Купидон отпрянул от окна и умчался к двоюродным сестрам пересказывать услышанное.

— Маньяк! — обернулась ко мне бородавка.

— Не надо его слушать, мадам, сосредоточьтесь на себе!

— Но он же оскорбляет! — возразила она. — Куда делась Фонда? Она и позволила все это декламировать! Позволяют, а потом сбегают! А где профессор? Куда же все делись?

— Я здесь! — буркнул обиженный на старушку Займ, а я объяснил, что Стоуну плохо. Старушка обрадовалась:

— Допрыгался!

— А чего хочет этот, с мегафоном? — спросил Займ.

— Обратно в утробу. Причем, устраивает любая, но лучше, дескать, если она принадлежит ангелице.

— Порнография?

— Философия: copulo ergo sum!

— Что это значит? — взбодрилась старушка.

— Ебусь, значит, существую! — перевел я.

Ей опять стало плохо, а Займ злорадно рассмеялся.

Появилась Габриела: Краснер разрешил Стоуну принять мой нитроглицерин. Я ответил, что если пациенту лучше, следует начать с валидола в капсулах: вот, отнесите! Габриела отпрянула от флакона с валидолом и предложила отнести самому. Встреча с Краснером меня уже не смущала, и я последовал за стюардессой на «антресоли». Поднимаясь по ступенькам, отметил про себя, что ткань на ее заднице тужилась от тесноты, а ягодицы были сильные, круглые и полные, — из тех, на которых трусы оставляют отметину. Когда одна из ягодиц расслаблялась, вторая набухала и оттягивала к себе шов на юбке. В животе возникло знакомое ощущение, — будто ход времени нарушился.

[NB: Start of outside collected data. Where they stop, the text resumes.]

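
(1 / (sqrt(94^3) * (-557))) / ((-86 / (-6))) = -3 * sqrt(94) / 211631036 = -0.00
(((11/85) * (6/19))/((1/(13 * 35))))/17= 6006/5491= 1.09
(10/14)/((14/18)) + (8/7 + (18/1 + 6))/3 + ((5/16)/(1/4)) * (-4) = 632/147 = 4.30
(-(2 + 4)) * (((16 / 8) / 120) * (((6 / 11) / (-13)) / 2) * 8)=12 / 715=0.02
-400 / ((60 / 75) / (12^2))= -72000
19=19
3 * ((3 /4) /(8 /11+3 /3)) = 99 /76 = 1.30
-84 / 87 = -28 / 29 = -0.97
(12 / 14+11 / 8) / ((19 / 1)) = 125 / 1064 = 0.12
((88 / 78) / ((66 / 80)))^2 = 25600 / 13689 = 1.87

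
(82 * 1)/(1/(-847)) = -69454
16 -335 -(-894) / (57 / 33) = 198.58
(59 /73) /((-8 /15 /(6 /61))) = -2655 /17812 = -0.15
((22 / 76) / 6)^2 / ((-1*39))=-121 / 2027376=-0.00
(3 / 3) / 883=1 / 883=0.00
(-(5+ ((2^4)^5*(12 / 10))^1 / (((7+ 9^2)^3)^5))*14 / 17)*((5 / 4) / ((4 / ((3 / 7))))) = -5256194611791822795571209 / 9531232896049172002635776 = -0.55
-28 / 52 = -7 / 13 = -0.54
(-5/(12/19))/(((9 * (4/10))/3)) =-475/72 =-6.60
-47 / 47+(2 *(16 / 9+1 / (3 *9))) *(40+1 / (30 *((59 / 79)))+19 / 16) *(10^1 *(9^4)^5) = 4293982824178105244125627 / 236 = 18194842475330954424261.13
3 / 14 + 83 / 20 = 611 / 140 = 4.36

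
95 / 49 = 1.94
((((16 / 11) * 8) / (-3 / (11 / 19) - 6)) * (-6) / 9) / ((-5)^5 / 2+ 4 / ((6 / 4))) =-512 / 1151157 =-0.00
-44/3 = -14.67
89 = 89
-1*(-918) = 918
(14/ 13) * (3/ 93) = 0.03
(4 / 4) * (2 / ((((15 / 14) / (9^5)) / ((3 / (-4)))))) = -413343 / 5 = -82668.60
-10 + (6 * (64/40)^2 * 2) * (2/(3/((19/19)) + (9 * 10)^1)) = -9.34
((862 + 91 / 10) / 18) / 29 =1.67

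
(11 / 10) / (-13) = -11 / 130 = -0.08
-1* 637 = -637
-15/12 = -5/4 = -1.25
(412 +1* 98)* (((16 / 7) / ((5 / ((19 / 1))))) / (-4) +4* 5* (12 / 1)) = 849048 / 7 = 121292.57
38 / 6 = 19 / 3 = 6.33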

— Габриела, — произнес я, поднимаясь по винтовой лестнице, и дотронулся до ее бедра. — Сколько еще лететь?

Она обернулась медленно, — как течет мед:

— До Москвы? — и посмотрела на свою бронзовую кисть, покрытую выгоревшим пухом и сдавленную ремешком. — До Лондона уже только часа четыре, и оттуда чуть меньше.

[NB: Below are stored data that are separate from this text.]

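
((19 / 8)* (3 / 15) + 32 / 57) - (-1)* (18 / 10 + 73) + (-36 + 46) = 195707 / 2280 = 85.84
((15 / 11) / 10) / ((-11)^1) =-3 / 242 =-0.01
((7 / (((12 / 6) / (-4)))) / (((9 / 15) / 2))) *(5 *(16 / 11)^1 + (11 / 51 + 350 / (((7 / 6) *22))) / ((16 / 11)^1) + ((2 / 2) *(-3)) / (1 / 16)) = 1456.19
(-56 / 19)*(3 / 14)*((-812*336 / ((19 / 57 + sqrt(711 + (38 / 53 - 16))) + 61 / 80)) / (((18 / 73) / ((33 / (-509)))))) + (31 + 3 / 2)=4264462053570685 / 41009272861306 - 75715463577600*sqrt(217141) / 20504636430653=-1616.71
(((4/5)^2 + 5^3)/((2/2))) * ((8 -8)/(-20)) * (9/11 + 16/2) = 0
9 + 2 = 11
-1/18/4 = -1/72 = -0.01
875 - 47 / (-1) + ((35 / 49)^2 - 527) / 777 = 921.32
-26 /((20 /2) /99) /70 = -1287 /350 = -3.68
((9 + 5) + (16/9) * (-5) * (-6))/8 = 101/12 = 8.42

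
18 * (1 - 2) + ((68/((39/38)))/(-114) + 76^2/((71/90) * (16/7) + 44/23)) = 1535.69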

— Вот как? А в Москве заниматься русским будем?

— Мы договаривались о философии.

`Мэлвин Стоун лежал на диване у задней стенки запущенного Посольского салона и прислушивался к себе. Джессика поглаживала ему лоб. Бертинелли стоял навытяжку в изголовье дивана, и — с позолоченной кокардой на фуражке походил на зажженную панихидную свечку. Краснер — тоже с торжественным видом — стоял в изножье. Было тихо, как в присутствии смерти. Возникло странное ощущение знакомства с неопознанным пока гнусным чувством, которое эта сцена разбередила.

— Гена, — сказал я таким тоном, как если бы не начал, а продолжал с ним разговаривать. — Думаешь — это серьезно?

— Не тебе объяснять.

— Только бы не умер! — сказал я. — Это ужасно, — в дороге!

— Если вытянет, скажи ему, чтоб больше не прыгал.

— «Если вытянет»? — испугался я.

— А если нет, говорить не надо: сам догадается!

— «Сам»?!

— Что это с тобой?! Я говорю в твоем же стиле! Ладно, отойди в сторону. Тебе смотреть не надо. Отойди вот к окну.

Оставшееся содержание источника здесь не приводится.